Long guns are serious. Handguns are emergency tools.
 

Hawk

Well-Known Member
Trouble seems to come when you least expect it. I try to avoid areas where there might be trouble, but sometimes, trouble winds up in your area. With bad guys and goblins running more and more in gang's, I'm of the philosophy the more the better.
I feel very undergunned when I'm carrying a small 7 shot 380.
 

popper

Well-Known Member
Bill, that was my first experience with pigs and had no idea how fast them critter can run. I kept hitting just behind the rear legs. He went another 50 (on 3 legs) to the fence line and another 50 along it. They don't go down too easy, right Ian?
 

Pistolero

Well-Known Member
Once you recognize the issue is sights, it goes better. It was good that you could see where you
were missing, makes corrections easier. But really easy in a hurry to just 'throw a few', even when
you know better. "Buck fever" applies in many situations, for certain.
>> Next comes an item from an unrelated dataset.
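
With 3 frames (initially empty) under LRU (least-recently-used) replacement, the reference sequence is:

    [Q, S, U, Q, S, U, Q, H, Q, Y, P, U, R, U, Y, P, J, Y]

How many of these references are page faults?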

I have shot two warthogs. Both ran but were dead and just didn't admit it yet. One hit a tree at
max warp speed, broke a tusk, which the taxidermist fixed invisibly. Those little boogers can
HAUL it. I imagine American pigs are no slower. I shot both throught the heart lung area
with a 250 Keith. The fastest runner whirled 180 deg before running and I saw the bloody spot
on the far side, just where it needed to be, so I was not bothering to even think about a follow
up shot. I could see he was shot straight through within 2" of where I wanted, so he was done.

It would be a real challenge to hit a running pig, I would think.